Planners also wanted a school that could operate year-round in a region known for its extreme climates. Ladakh has temperatures as low as -22 Fahrenheit to -56 Fahrenheit, frequent earth tremors and, because of snowfall in the mountain passes, is physically inaccessible for months on end. Such an environment required unique solutions to problems of fresh food, clean water, fuel and building materials.

The walls of the school, therefore, are not made of concrete, but of granite with a mud core, a traditional material that ensures adequate insulation and offers natural appeal in the mountain setting.

Using the latest in green technology and building design, students will grow food in a system of indoor cottage gardens; energy will be produced by solar power, which also will pump fresh ground water that later will be recycled. Human waste will be treated naturally and reused without employing dangerous decontaminants.

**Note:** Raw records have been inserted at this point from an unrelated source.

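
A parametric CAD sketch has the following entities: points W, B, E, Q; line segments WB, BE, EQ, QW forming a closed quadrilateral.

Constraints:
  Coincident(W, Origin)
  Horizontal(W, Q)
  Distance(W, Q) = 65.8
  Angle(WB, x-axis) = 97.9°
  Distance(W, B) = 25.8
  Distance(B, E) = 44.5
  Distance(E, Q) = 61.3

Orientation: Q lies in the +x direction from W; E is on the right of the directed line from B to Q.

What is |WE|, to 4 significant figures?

19.03

Checks: |BE| = 44.50 ✓; |EQ| = 61.30 ✓.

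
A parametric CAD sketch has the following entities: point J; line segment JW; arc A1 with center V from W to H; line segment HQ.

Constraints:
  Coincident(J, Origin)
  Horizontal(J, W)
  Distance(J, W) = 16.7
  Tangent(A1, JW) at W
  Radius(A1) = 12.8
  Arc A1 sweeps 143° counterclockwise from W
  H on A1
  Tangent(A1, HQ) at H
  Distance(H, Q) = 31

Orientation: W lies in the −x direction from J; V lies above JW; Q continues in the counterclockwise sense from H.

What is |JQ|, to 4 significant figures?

53.63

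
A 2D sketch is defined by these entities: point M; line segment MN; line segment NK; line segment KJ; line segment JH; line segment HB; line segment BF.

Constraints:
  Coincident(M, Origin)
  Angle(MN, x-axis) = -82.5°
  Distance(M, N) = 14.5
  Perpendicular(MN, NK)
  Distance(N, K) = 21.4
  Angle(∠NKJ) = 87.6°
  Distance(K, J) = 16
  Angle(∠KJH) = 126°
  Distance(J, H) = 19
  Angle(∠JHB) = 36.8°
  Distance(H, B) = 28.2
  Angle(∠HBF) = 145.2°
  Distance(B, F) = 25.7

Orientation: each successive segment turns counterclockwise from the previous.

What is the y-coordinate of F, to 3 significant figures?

-24.7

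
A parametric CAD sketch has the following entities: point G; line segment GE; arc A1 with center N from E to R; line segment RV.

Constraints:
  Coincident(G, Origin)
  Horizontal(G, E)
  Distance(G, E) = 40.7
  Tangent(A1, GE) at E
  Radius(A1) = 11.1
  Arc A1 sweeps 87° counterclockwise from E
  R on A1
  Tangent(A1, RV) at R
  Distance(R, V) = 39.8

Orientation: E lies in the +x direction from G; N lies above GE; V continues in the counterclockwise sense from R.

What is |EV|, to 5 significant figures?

51.961

On A1, E sits at bearing -90° from N; an 87° counterclockwise sweep puts R at bearing -3°, so R = N + 11.1·(cos -3°, sin -3°) = (51.785, 10.519). The tangent condition forces NR to be normal to RV, so RV runs along (−sin -3°, cos -3°); with |RV| = 39.8, V = (53.868, 50.265). Then |EV| = |V − E| = 51.961.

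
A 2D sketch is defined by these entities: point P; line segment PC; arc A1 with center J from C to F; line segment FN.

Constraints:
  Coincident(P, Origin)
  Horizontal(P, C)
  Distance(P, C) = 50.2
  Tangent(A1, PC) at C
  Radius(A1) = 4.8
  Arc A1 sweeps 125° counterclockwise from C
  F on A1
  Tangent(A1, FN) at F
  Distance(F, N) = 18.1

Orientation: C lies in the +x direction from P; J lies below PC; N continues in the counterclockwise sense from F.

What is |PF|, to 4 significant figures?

46.88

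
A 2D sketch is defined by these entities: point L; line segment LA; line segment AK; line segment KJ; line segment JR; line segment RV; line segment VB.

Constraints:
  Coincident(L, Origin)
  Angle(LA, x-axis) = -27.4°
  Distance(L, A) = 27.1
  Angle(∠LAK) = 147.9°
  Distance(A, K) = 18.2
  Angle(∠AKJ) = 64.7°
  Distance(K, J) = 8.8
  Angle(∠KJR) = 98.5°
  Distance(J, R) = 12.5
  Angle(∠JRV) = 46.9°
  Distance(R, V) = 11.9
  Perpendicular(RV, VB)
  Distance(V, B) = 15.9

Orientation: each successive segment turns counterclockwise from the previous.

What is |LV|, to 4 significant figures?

39.15

∠KJR = 98.5° gives JR at -158.5° from the x-axis; with |JR| = 12.5, R = (26.17, -7.940). ∠JRV = 46.9° gives RV at -25.40° from the x-axis; with |RV| = 11.9, V = (36.92, -13.04). Then |LV| = |V − L| = 39.15.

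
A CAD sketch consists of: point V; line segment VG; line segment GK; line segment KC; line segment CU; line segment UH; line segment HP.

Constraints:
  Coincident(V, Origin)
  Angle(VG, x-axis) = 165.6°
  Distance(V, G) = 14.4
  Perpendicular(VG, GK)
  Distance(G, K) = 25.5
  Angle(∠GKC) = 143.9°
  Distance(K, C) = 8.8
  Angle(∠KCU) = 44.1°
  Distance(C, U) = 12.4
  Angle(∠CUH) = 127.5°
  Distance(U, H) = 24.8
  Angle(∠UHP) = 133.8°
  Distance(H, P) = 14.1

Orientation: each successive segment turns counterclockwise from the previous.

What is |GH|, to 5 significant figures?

10.800

V is at the origin; VG runs at 165.6° with length 14.4, so G = (-13.948, 3.5811). The perpendicularity gives GK at right angles to VG, so GK runs at -104.40°; with |GK| = 25.5, K = (-20.289, -21.118). ∠GKC = 143.9° gives KC at -68.300° from the x-axis; with |KC| = 8.8, C = (-17.035, -29.294). ∠KCU = 44.1° gives CU at 67.600° from the x-axis; with |CU| = 12.4, U = (-12.310, -17.830). ∠CUH = 127.5° gives UH at 120.10° from the x-axis; with |UH| = 24.8, H = (-24.748, 3.6260). Then |GH| = |H − G| = 10.800.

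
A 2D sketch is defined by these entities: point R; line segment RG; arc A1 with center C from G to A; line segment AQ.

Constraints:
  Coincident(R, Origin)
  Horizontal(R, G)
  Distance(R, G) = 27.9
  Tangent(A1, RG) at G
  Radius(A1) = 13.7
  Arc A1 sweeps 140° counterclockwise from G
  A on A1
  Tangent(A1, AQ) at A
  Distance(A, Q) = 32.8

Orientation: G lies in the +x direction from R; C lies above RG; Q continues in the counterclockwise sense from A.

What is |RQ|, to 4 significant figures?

46.74

On A1, G sits at bearing -90° from C; a 140° counterclockwise sweep puts A at bearing 50°, so A = C + 13.7·(cos 50°, sin 50°) = (36.71, 24.19). Tangency of A1 to AQ means the radius CA is perpendicular to AQ, so AQ runs along (−sin 50°, cos 50°); with |AQ| = 32.8, Q = (11.58, 45.28). Then |RQ| = |Q − R| = 46.74.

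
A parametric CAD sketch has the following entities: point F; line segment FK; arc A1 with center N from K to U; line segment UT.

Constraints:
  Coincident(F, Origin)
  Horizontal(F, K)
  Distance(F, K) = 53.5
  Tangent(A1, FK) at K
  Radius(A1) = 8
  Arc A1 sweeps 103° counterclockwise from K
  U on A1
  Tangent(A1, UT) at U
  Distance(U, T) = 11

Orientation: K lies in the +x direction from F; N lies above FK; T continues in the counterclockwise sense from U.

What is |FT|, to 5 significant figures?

62.296

On A1, K sits at bearing -90° from N; a 103° counterclockwise sweep puts U at bearing 13°, so U = N + 8.0·(cos 13°, sin 13°) = (61.295, 9.7996). The tangent condition forces NU to be normal to UT, so UT runs along (−sin 13°, cos 13°); with |UT| = 11.0, T = (58.820, 20.518). Then |FT| = |T − F| = 62.296.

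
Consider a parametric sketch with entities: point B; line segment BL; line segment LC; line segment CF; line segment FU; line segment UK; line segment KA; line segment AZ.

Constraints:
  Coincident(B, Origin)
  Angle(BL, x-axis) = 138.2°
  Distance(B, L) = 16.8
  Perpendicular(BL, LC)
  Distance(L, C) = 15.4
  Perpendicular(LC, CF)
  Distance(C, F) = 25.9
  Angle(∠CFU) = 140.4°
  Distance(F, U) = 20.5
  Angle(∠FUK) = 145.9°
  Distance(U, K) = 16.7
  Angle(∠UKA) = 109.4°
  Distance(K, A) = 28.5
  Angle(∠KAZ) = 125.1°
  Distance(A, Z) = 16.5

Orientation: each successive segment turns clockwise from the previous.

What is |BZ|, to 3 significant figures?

26.5

∠UKA = 109.4° gives KA at 174° from the x-axis; with |KA| = 28.5, A = (-15.4, -26.9). ∠KAZ = 125.1° gives AZ at 119° from the x-axis; with |AZ| = 16.5, Z = (-23.4, -12.5). Then |BZ| = |Z − B| = 26.5.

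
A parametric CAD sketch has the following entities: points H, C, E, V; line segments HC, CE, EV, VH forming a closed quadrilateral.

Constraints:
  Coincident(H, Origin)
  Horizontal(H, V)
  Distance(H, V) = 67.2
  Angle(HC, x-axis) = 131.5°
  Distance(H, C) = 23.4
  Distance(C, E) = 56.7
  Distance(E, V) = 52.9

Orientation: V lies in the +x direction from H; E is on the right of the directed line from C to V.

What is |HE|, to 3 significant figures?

33.3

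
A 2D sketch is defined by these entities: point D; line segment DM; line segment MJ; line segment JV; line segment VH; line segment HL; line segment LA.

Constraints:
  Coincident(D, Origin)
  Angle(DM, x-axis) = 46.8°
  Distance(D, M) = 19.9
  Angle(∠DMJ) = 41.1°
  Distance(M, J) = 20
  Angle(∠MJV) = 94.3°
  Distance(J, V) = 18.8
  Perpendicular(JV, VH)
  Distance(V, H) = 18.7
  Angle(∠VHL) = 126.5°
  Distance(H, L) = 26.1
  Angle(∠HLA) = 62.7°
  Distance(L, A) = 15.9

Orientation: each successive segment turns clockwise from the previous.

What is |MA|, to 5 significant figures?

3.5198

D is at the origin; DM runs at 46.8° with length 19.9, so M = (13.622, 14.506). ∠DMJ = 41.1° gives MJ at -92.100° from the x-axis; with |MJ| = 20.0, J = (12.890, -5.4801). ∠MJV = 94.3° gives JV at -177.80° from the x-axis; with |JV| = 18.8, V = (-5.8965, -6.2018). JV ⟂ VH, so VH runs at 92.200°; with |VH| = 18.7, H = (-6.6144, 12.484). ∠VHL = 126.5° gives HL at 38.700° from the x-axis; with |HL| = 26.1, L = (13.755, 28.803). ∠HLA = 62.7° gives LA at -78.600° from the x-axis; with |LA| = 15.9, A = (16.898, 13.217). Then |MA| = |A − M| = 3.5198.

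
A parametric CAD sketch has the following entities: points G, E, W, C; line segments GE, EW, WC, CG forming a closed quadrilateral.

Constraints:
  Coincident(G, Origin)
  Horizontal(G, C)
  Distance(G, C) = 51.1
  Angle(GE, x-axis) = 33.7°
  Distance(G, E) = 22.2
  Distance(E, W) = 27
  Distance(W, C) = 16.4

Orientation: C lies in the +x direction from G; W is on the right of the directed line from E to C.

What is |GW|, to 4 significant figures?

37.41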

The architects particularly are pleased with the design of the latrines, which could help to revolutionize health in much of the developing world. The latrine blocks are clad in solar panels that dry human waste, permitting it to be compacted into an all-but-odorless fertilizer. Fresh air is drawn through the latrine blocks to dissipate an unpleasant odor, which, in turn, discourages flies and other disease-carrying insects.

The school sits on the floor of one of Ladakh's magnificent valleys and its buildings, which resemble a small town, rise in a breathtaking environment of snow-covered granite mountains, brilliant blue skies and bright greenery.

To reinforce the sense of community, architects clustered its buildings. In this way, classrooms, a dining hall, kitchen, clinic, dormitories for residential students and homes for teachers also serve as buffers against the climatic extremes.

The buildings, designed to recall the region's monasteries, open onto tree-lined avenues, gardens and small, stone-paved streets or squares. Weather permitting, instruction takes place outdoors, a boon for students used to outdoor life.

Architects say that the school demonstrates an alternative to the crude interpretations of Western design and building methods that prevail in so much of the developing world, and that produce brutal, ugly and dysfunctional landscapes.